You know what did change? My body image and my relationship with food. I am fairly healthy and in shape and it’s all getting better. But I feel like a fruit waiting to be plucked by death, over-ripe, almost rotten. On every crosswalk every chance, there’s no chance. A life is an old glassware, the amount of care and privilege she must have gotten to come to this point- all it takes is to drop the glass. All it takes. The world is as gentle as a padded room and she still can’t help but dream to die. This is laughable, I won’t succumb to the negative cravings, I’ll only do good to others, I’ll cleanse myself I’ll make myself worthy of living. I need more control but I can’t have it. I need order I need to follow my own dogmas I need patience I need persistence. Every day there are moments I feel as if my eyes have gone completely white and I’ve never thought or done or wrote anything and all I know is to whisper to the wall of my mind help me. But no help will come, the only salvation is in your own action. Love unconditionally and expect the worst consistencies and every good part sparkles as a surprise. I really am trying, i refuse to be a victim, I refuse to be who I was, I don’t care how many regressions it’ll take. I don’t care. I will survive. The death I’ve designed is far, far away. It’s okay, just walk the path.
i hate my body. I woke up bleeding—and it all made sense. Menstruation, the mood swings. How do you expect me to take this seriously.
1 comment
I thought reading your title that you meant to lean into mania and I was going to scream “don’t do that!!” But now I think you mean something more along the lines of that what is portrayed to us as “happy” is nothing but an illusion, and it makes one manic to believe it. That I believe truly.
Love or lie or art? All of the above in my case. But I choose to focus on love. Whether it is art or not is something I leave to critics who analyze what I leave behind. Whether it is a lie I leave to people I try to guide. I try to love, and love honestly without any expectations.
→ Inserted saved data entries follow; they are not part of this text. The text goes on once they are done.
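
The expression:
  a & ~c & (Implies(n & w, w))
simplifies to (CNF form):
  a & ~c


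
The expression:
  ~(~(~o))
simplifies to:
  ~o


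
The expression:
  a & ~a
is never true.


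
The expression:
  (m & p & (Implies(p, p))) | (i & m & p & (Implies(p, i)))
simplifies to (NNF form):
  m & p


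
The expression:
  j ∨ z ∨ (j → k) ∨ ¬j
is always true.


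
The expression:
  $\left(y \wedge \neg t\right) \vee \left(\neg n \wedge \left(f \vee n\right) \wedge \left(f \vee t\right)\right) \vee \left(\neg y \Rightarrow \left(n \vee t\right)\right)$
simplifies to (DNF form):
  $f \vee n \vee t \vee y$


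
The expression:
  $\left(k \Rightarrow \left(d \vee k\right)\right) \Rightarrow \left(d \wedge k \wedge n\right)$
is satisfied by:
  {d: True, n: True, k: True}


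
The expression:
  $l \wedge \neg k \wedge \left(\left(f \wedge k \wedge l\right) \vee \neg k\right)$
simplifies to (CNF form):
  $l \wedge \neg k$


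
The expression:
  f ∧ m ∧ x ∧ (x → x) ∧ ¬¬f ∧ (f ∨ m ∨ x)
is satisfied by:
  {m: True, x: True, f: True}


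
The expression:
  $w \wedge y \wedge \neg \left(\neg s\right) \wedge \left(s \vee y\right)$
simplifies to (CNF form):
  $s \wedge w \wedge y$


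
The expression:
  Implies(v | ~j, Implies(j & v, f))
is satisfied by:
  {f: True, v: False, j: False}
  {f: False, v: False, j: False}
  {j: True, f: True, v: False}
  {j: True, f: False, v: False}
  {v: True, f: True, j: False}
  {v: True, f: False, j: False}
  {v: True, j: True, f: True}


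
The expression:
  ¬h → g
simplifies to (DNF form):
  g ∨ h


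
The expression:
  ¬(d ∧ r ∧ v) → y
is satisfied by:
  {y: True, v: True, d: True, r: True}
  {y: True, v: True, d: True, r: False}
  {y: True, v: True, r: True, d: False}
  {y: True, v: True, r: False, d: False}
  {y: True, d: True, r: True, v: False}
  {y: True, d: True, r: False, v: False}
  {y: True, d: False, r: True, v: False}
  {y: True, d: False, r: False, v: False}
  {v: True, d: True, r: True, y: False}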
I’ll slip every now and then, but I think I get by okay. I like the bit about responsibility, that is what living is. Others hang their hopes on us, and we try to justify that trust.
I think you have good vision and values considering. Life is a work in progress, make peace with the imperfections
And after that illusion, the relative realism of depression is a welcome relief. All of us are something more than nothing, but not by much so identifying with nobodyness and nothingness is healthier than identifying with somethingness and somebodyness.